Aims: The aim of this study was to compare steatosis assessment by image analysis and histological grading.
Methods: Three methods were used to measure steatosis: histological grading (from 0 to 4); estimation of the percentage of hepatocytes (to nearest 5%) with steatosis; and computer-assisted image analysis. Image analysis was performed on multiple fields for each biopsy with image pro plus 4.5, with steatotic droplets identified on the basis of shape, colour and size. Computer-selected objects were reviewed to ensure that these were steatotic droplets. The predictive accuracy of the three techniques was assessed using measures of obesity and insulin resistance (homeostasis model assessment) as the outcome variables.

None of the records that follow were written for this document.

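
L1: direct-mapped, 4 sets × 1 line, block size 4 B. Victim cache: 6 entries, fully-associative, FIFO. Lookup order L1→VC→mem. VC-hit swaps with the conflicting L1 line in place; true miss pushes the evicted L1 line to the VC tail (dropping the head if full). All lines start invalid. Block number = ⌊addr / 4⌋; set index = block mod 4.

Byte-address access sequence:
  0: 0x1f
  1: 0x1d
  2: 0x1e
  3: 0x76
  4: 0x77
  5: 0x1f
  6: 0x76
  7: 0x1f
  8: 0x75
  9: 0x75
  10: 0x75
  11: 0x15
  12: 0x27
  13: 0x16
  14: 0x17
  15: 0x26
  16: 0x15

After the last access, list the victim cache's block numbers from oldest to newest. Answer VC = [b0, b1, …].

  [0] addr=0x1f blk=7 s=3: MISS | VC []
  [1] addr=0x1d blk=7 s=3: L1-HIT | VC []
  [2] addr=0x1e blk=7 s=3: L1-HIT | VC []
  [3] addr=0x76 blk=29 s=1: MISS | VC []
  [4] addr=0x77 blk=29 s=1: L1-HIT | VC []
  [5] addr=0x1f blk=7 s=3: L1-HIT | VC []
  [6] addr=0x76 blk=29 s=1: L1-HIT | VC []
  [7] addr=0x1f blk=7 s=3: L1-HIT | VC []
  [8] addr=0x75 blk=29 s=1: L1-HIT | VC []
  [9] addr=0x75 blk=29 s=1: L1-HIT | VC []
  [10] addr=0x75 blk=29 s=1: L1-HIT | VC []
  [11] addr=0x15 blk=5 s=1: MISS | VC [29]
  [12] addr=0x27 blk=9 s=1: MISS | VC [29, 5]
  [13] addr=0x16 blk=5 s=1: VC-HIT | VC [29, 9]
  [14] addr=0x17 blk=5 s=1: L1-HIT | VC [29, 9]
  [15] addr=0x26 blk=9 s=1: VC-HIT | VC [29, 5]
  [16] addr=0x15 blk=5 s=1: VC-HIT | VC [29, 9]

VC = [29, 9]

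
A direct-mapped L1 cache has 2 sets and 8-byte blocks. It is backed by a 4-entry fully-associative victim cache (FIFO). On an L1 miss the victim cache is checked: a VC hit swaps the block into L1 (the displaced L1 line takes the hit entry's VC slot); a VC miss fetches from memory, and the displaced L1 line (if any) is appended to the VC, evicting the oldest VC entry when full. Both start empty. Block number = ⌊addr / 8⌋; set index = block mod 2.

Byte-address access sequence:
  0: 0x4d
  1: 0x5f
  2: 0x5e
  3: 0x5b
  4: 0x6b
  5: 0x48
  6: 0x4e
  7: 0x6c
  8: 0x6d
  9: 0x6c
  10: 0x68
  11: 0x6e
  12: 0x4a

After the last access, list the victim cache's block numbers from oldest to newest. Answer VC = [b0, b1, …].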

Results: There was a strong correlation between the results of image analysis and histological grade (rs=0.89, P<0.01), and estimated per cent steatosis (rs=0.93, P<0.01). The variability in the area of steatosis calculated by image analysis in different fields of a biopsy correlated with the total steatosis area (rs=0.93, P<0.01).
Conclusions: Image analysis did not offer any additional predictive value when the association between degree of obesity or insulin resistance was correlated with the different methods of assessing steatosis. Image analysis allows measurement of area of steatosis in liver biopsy material and generates a continuous variable that facilitates statistical analysis. These aspects may prove beneficial in research settings.